久方は、そこを分かったうえで米を出すと言った。
施しではない。
取引として。
頼政はしばらく黙っていた。
そして、困ったように笑う。
「叔父上」
「何かな」
「木材はお回しいたします。ですが、米のことは、どうかお気になさらず」
久方の目が、わずかに細くなった。
「弥三郎殿。米は礼ではない」
「承知しております」
頼政は、穏やかに答えた。
「されど、叔父上にはこれまで幾度もお世話になっております。
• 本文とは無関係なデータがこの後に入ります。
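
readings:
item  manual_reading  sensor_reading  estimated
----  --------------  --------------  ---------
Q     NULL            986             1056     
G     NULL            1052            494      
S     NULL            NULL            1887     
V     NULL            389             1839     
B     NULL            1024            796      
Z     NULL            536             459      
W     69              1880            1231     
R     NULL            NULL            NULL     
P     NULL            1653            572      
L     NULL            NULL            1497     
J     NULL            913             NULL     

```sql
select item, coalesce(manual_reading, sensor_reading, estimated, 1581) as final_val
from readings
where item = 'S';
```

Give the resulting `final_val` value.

1887

item = S: manual_reading=NULL, sensor_reading=NULL, estimated=1887.
manual_reading=NULL, sensor_reading=NULL, estimated=1887 → 1887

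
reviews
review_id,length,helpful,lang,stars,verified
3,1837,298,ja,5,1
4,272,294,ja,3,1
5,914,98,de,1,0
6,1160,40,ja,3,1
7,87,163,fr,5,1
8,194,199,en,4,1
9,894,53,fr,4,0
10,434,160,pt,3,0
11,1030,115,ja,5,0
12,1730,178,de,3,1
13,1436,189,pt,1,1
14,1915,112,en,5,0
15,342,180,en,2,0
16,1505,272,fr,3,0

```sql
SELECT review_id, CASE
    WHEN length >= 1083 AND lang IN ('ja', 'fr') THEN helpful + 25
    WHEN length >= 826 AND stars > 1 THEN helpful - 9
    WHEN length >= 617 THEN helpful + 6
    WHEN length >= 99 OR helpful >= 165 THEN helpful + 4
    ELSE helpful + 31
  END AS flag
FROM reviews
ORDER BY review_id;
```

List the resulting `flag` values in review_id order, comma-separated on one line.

323, 298, 104, 65, 194, 203, 44, 164, 106, 169, 195, 103, 184, 297

review_id=3: length >= 1083 AND lang IN ('ja', 'fr') → 323
review_id=4: length >= 99 OR helpful >= 165 → 298
review_id=5: length >= 617 → 104
review_id=6: length >= 1083 AND lang IN ('ja', 'fr') → 65
review_id=7: ELSE → 194
review_id=8: length >= 99 OR helpful >= 165 → 203
review_id=9: length >= 826 AND stars > 1 → 44
review_id=10: length >= 99 OR helpful >= 165 → 164
review_id=11: length >= 826 AND stars > 1 → 106
review_id=12: length >= 826 AND stars > 1 → 169
review_id=13: length >= 617 → 195
review_id=14: length >= 826 AND stars > 1 → 103
review_id=15: length >= 99 OR helpful >= 165 → 184
review_id=16: length >= 1083 AND lang IN ('ja', 'fr') → 297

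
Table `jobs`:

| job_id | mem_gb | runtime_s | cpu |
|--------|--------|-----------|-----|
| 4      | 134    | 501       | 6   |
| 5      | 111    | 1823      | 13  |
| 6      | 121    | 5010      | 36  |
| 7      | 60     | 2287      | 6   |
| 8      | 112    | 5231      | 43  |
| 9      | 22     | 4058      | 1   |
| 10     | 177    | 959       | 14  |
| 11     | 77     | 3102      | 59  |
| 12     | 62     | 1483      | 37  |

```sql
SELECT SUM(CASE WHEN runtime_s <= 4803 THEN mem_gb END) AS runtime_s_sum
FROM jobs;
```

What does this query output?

643

job_id=4: ✓ → 134
job_id=5: ✓ → 111
job_id=6: ✗
job_id=7: ✓ → 60
job_id=8: ✗
job_id=9: ✓ → 22
job_id=10: ✓ → 177
job_id=11: ✓ → 77
job_id=12: ✓ → 62
runtime_s_sum = 134 + 111 + 60 + 22 + 177 + 77 + 62 = 643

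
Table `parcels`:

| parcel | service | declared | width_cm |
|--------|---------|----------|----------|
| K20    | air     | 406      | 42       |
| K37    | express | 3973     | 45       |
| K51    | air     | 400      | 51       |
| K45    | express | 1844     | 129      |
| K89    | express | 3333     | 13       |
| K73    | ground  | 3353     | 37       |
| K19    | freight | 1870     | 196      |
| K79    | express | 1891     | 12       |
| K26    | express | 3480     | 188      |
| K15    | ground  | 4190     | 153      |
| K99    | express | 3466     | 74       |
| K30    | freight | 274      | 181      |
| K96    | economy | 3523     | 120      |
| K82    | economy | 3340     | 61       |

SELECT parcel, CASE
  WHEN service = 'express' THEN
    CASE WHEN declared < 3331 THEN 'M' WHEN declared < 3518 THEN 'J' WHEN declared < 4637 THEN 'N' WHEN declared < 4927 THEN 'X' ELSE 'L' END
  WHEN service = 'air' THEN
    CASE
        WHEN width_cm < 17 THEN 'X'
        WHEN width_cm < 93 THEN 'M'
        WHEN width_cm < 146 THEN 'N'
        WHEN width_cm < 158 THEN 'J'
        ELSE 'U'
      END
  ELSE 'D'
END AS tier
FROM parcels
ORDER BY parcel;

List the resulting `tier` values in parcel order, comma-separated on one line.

D, D, M, J, D, N, M, M, D, M, D, J, D, J

parcel=K15: service='ground' → outer ELSE → D
parcel=K19: service='freight' → outer ELSE → D
parcel=K20: service='air' → inner[width_cm < 93] → M
parcel=K26: service='express' → inner[declared < 3518] → J
parcel=K30: service='freight' → outer ELSE → D
parcel=K37: service='express' → inner[declared < 4637] → N
parcel=K45: service='express' → inner[declared < 3331] → M
parcel=K51: service='air' → inner[width_cm < 93] → M
parcel=K73: service='ground' → outer ELSE → D
parcel=K79: service='express' → inner[declared < 3331] → M
parcel=K82: service='economy' → outer ELSE → D
parcel=K89: service='express' → inner[declared < 3518] → J
parcel=K96: service='economy' → outer ELSE → D
parcel=K99: service='express' → inner[declared < 3518] → J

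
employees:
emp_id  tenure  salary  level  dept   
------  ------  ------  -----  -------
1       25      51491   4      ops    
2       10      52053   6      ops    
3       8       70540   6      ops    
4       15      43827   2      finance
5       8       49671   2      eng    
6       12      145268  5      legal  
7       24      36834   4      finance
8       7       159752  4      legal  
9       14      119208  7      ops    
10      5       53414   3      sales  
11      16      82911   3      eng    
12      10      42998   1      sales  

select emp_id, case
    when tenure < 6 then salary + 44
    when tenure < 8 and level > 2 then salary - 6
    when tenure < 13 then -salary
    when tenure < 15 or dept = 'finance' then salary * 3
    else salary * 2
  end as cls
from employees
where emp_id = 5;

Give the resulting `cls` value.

emp_id = 5: tenure=8, salary=49671, level=2, dept=eng.
tenure < 6 → false
tenure < 8 and level > 2 → false
tenure < 13 → true → -49671

-49671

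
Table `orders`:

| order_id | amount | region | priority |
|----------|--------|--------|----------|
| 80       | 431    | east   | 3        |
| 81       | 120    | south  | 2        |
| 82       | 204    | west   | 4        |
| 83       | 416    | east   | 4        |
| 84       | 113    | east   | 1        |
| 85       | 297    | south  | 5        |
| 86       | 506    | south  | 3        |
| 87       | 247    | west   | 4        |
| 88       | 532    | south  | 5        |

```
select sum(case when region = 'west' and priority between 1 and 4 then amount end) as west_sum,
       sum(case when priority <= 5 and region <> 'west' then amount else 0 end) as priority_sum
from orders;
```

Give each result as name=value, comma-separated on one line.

west_sum=451, priority_sum=2415

[west_sum: region = 'west' and priority between 1 and 4]
order_id=80: ✗
order_id=81: ✗
order_id=82: ✓ → 204
order_id=83: ✗
order_id=84: ✗
order_id=85: ✗
order_id=86: ✗
order_id=87: ✓ → 247
order_id=88: ✗
west_sum = 204 + 247 = 451
—
[priority_sum: priority <= 5 and region <> 'west']
order_id=80: ✓ → 431
order_id=81: ✓ → 120
order_id=82: ✗
order_id=83: ✓ → 416
order_id=84: ✓ → 113
order_id=85: ✓ → 297
order_id=86: ✓ → 506
order_id=87: ✗
order_id=88: ✓ → 532
priority_sum = 431 + 120 + 416 + 113 + 297 + 506 + 532 = 2415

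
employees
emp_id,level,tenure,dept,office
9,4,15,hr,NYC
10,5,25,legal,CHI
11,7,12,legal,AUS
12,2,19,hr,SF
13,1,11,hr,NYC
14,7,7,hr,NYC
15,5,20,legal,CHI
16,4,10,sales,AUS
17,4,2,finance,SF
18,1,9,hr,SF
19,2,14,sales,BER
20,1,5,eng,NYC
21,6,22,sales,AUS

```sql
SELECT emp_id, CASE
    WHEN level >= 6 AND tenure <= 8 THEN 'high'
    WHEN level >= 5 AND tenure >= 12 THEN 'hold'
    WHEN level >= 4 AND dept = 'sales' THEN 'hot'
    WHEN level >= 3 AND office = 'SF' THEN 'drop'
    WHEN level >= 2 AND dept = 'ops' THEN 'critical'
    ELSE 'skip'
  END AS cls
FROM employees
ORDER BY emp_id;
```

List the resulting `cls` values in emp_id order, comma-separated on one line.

skip, hold, hold, skip, skip, high, hold, hot, drop, skip, skip, skip, hold

emp_id=9: ELSE → skip
emp_id=10: level >= 5 AND tenure >= 12 → hold
emp_id=11: level >= 5 AND tenure >= 12 → hold
emp_id=12: ELSE → skip
emp_id=13: ELSE → skip
emp_id=14: level >= 6 AND tenure <= 8 → high
emp_id=15: level >= 5 AND tenure >= 12 → hold
emp_id=16: level >= 4 AND dept = 'sales' → hot
emp_id=17: level >= 3 AND office = 'SF' → drop
emp_id=18: ELSE → skip
emp_id=19: ELSE → skip
emp_id=20: ELSE → skip
emp_id=21: level >= 5 AND tenure >= 12 → hold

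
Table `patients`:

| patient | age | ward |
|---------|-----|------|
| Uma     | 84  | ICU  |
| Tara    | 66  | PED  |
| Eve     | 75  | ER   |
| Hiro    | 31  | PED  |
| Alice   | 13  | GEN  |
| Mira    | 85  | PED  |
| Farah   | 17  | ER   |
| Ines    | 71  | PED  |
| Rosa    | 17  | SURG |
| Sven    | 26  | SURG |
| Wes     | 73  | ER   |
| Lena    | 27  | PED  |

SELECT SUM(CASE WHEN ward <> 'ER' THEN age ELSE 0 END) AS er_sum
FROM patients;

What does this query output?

patient=Uma: ✓ → 84
patient=Tara: ✓ → 66
patient=Eve: ✗
patient=Hiro: ✓ → 31
patient=Alice: ✓ → 13
patient=Mira: ✓ → 85
patient=Farah: ✗
patient=Ines: ✓ → 71
patient=Rosa: ✓ → 17
patient=Sven: ✓ → 26
patient=Wes: ✗
patient=Lena: ✓ → 27
er_sum = 84 + 66 + 31 + 13 + 85 + 71 + 17 + 26 + 27 = 420

420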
木材でお役に立てるなら、某にとってもありがたきことにございます」
久方は、すぐには返さなかった。
頼政も、木と米を替える意味は分かっている。
分かっていて、受け取れないのだ。
ここで米を受け取れば、また久方に助けられた形になる。
礼ではない。
取引だ。
そう言われても、頼政の顔には、そう割り切れない色が残っていた。
これが、武士の面子というものか。
厄介だな。
村の蔵は、面子では満たされない。
「では、木のことは後ほど改めて詰めよう」
久方が言った。
「はい。こちらで用意できる分を、彦九郎に調べさせます」
政虎が静かに頭を下げた。
「承知いたしました」
話は、そこで一度まとまりかけた。
だが、久方は湯呑を手にしたまま、ふと声を落とした。
「ただし、弥三郎殿」
「はい」
「用材を出すなら、百済寺の山林には気をつけられよ」
百済寺。
その名が出た。
頼政の顔が、少しだけ改まる。
「百済寺の山でございますか」
「山の境は、田の畦ほどはっきりしておらぬ」
久方は静かに言った。
「こちらの山と思うて伐った木でも、寺方が百済寺の山林を侵したと言えば、それだけで揉める」
頼政は黙って聞いていた。
「百済寺は、ただ経を読む寺ではござらぬ」
久方の声が低くなる。
「山を持ち、人を抱え、僧兵もおる。まして用材となれば、貫主も黙ってはおるまい」
寺というより、一つの勢力だ。
そんな相手に、山林を侵したと言われれば、それだけで厄介だ。
「心得ました」
頼政は深く頷いた。
「百済寺には、こちらから話を入れておきます」
「それがよい」
久方は短く言って、ようやく茶を口にした。
それで話は終わった。
少なくとも、座敷の上では。
頼政は安堵したように息を吐いた。
久方も、もうそれ以上は言わなかった。
だが、俺の耳には、百済寺という名だけが残っていた。
百済寺。
その名を聞いたとき、ひとつ思い出したことがある。
だが、それはまだ先の話だ。
今はただ、この名を覚えておけばいい。